People with diabetes should have their feet checked at least once a year.

Foot complications are relatively common, with foot ulcers alone affecting up to 1 in 10 people with diabetes, and need to be treated quickly to prevent them becoming even more serious.

What is a foot examination for?

Diabetes can affect the nerves as well as blood circulation which are both important to our feet.

Blisters, burns and cuts are all possible and if you suffer from nerve damage you may not feel the pain.

It may not be easy to spot nerve damage as it comes on very gradually; this is partly why a foot examination once a year is important.

Blood circulation needs to be checked as good circulation is needed to keep your feet healthy; from the nerves and muscles inside to the skin outside.

How often should I have a foot examination?

People with diabetes should have a foot examination at least once a year.

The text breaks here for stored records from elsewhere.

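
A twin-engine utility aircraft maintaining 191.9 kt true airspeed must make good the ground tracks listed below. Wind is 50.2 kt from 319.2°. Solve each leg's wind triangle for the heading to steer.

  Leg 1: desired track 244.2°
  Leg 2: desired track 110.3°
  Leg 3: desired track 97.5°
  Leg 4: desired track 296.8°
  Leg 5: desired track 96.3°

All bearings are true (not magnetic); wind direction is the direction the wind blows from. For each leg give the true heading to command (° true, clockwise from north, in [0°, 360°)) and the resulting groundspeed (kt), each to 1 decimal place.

Leg 1: desired track 244.2°; wind correction +14.6° → command heading 258.8°, groundspeed 172.7 kt
Leg 2: desired track 110.3°; wind correction -7.3° → command heading 103.0°, groundspeed 234.3 kt
Leg 3: desired track 97.5°; wind correction -10.0° → command heading 87.5°, groundspeed 226.5 kt
Leg 4: desired track 296.8°; wind correction +5.7° → command heading 302.5°, groundspeed 144.5 kt
Leg 5: desired track 96.3°; wind correction -10.3° → command heading 86.0°, groundspeed 225.6 kt

Leg 1: heading=258.8°, groundspeed=172.7 kt
Leg 2: heading=103.0°, groundspeed=234.3 kt
Leg 3: heading=87.5°, groundspeed=226.5 kt
Leg 4: heading=302.5°, groundspeed=144.5 kt
Leg 5: heading=86.0°, groundspeed=225.6 kt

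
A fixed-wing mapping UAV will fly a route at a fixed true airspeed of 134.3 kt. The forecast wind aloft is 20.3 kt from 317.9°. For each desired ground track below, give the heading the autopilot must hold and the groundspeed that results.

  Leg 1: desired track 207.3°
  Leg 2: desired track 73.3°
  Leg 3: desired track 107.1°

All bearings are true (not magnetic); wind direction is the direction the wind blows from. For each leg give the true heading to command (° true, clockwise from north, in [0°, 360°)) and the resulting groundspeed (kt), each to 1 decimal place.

Leg 1: desired track 207.3°; wind correction +8.1° → command heading 215.4°, groundspeed 140.1 kt
Leg 2: desired track 73.3°; wind correction -7.8° → command heading 65.5°, groundspeed 141.7 kt
Leg 3: desired track 107.1°; wind correction -4.4° → command heading 102.7°, groundspeed 151.3 kt

Leg 1: heading=215.4°, groundspeed=140.1 kt
Leg 2: heading=65.5°, groundspeed=141.7 kt
Leg 3: heading=102.7°, groundspeed=151.3 kt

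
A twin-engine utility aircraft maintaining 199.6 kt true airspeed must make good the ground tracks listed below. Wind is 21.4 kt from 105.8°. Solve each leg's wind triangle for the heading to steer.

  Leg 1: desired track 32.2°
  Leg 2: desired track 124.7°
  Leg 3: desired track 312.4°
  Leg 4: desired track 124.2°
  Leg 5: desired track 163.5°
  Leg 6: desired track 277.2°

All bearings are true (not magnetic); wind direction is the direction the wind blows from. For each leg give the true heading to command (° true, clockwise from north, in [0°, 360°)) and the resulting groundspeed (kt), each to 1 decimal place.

Leg 1: desired track 32.2°; wind correction +5.9° → command heading 38.1°, groundspeed 192.5 kt
Leg 2: desired track 124.7°; wind correction -2.0° → command heading 122.7°, groundspeed 179.2 kt
Leg 3: desired track 312.4°; wind correction +2.8° → command heading 315.2°, groundspeed 218.5 kt
Leg 4: desired track 124.2°; wind correction -1.9° → command heading 122.3°, groundspeed 179.2 kt
Leg 5: desired track 163.5°; wind correction -5.2° → command heading 158.3°, groundspeed 187.3 kt
Leg 6: desired track 277.2°; wind correction -0.9° → command heading 276.3°, groundspeed 220.7 kt

Leg 1: heading=38.1°, groundspeed=192.5 kt
Leg 2: heading=122.7°, groundspeed=179.2 kt
Leg 3: heading=315.2°, groundspeed=218.5 kt
Leg 4: heading=122.3°, groundspeed=179.2 kt
Leg 5: heading=158.3°, groundspeed=187.3 kt
Leg 6: heading=276.3°, groundspeed=220.7 kt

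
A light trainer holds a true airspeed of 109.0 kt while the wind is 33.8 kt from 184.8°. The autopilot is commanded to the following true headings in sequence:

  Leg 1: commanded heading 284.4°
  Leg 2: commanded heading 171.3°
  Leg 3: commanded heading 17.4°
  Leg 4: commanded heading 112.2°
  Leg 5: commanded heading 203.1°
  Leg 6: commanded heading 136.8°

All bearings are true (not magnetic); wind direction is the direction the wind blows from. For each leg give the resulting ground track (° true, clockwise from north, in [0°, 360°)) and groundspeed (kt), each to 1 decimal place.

Leg 1: heading 284.4°; drift +16.2° → track 300.6°, groundspeed 119.4 kt
Leg 2: heading 171.3°; drift -5.9° → track 165.4°, groundspeed 76.5 kt
Leg 3: heading 17.4°; drift -3.0° → track 14.4°, groundspeed 142.2 kt
Leg 4: heading 112.2°; drift -18.1° → track 94.1°, groundspeed 104.0 kt
Leg 5: heading 203.1°; drift +7.9° → track 211.0°, groundspeed 77.6 kt
Leg 6: heading 136.8°; drift -16.2° → track 120.6°, groundspeed 90.0 kt

Leg 1: track=300.6°, groundspeed=119.4 kt
Leg 2: track=165.4°, groundspeed=76.5 kt
Leg 3: track=14.4°, groundspeed=142.2 kt
Leg 4: track=94.1°, groundspeed=104.0 kt
Leg 5: track=211.0°, groundspeed=77.6 kt
Leg 6: track=120.6°, groundspeed=90.0 kt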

Note that it is very important that you check your own feet on a daily basis as well, as foot problems can quickly become serious. If you notice any changes or damage to your feet, notify your doctor and either your doctor or podiatrist can then assess and treat the problem.

What happens at a foot examination?

The foot examination may be carried out by a diabetic consultant, a GP , a podiatrist or a nurse.

The examiner will often ask you a few questions about your diabetes control, your feet or another health condition which may be directly related.

You will be asked to take off your shoes and socks so the examiner can carry out some tests on your feet.

Testing the feeling in your feet

The examiner will touch a number of your toes and sometimes other parts of the foot to test whether your nerves are detecting the feeling.

The examiner will use a small plastic instrument (monofilament), a biothesiometer or a calibrated tuning fork to do this.

Testing for blood circulation

The examiner may test the pulse in your feet and may check the blood pressure in your legs as well.

Your feet will also be checked to see if there is any damage to the feet such as:

  • Cuts
  • Burns
  • Blisters
  • Corns
  • Calluses
  • Any problems with the nails

If there is, they will either be able to advise how best to treat them or you may be referred to a podiatrist.

Caring for your feet

It is important to regularly check your feet, ideally each day, for any signs of damage to the feet which can include cuts, burns, blisters, bruises or changes in colour. If you notice signs of damage to your feet, contact your health team who can advise you of any treatment or care you may need to apply.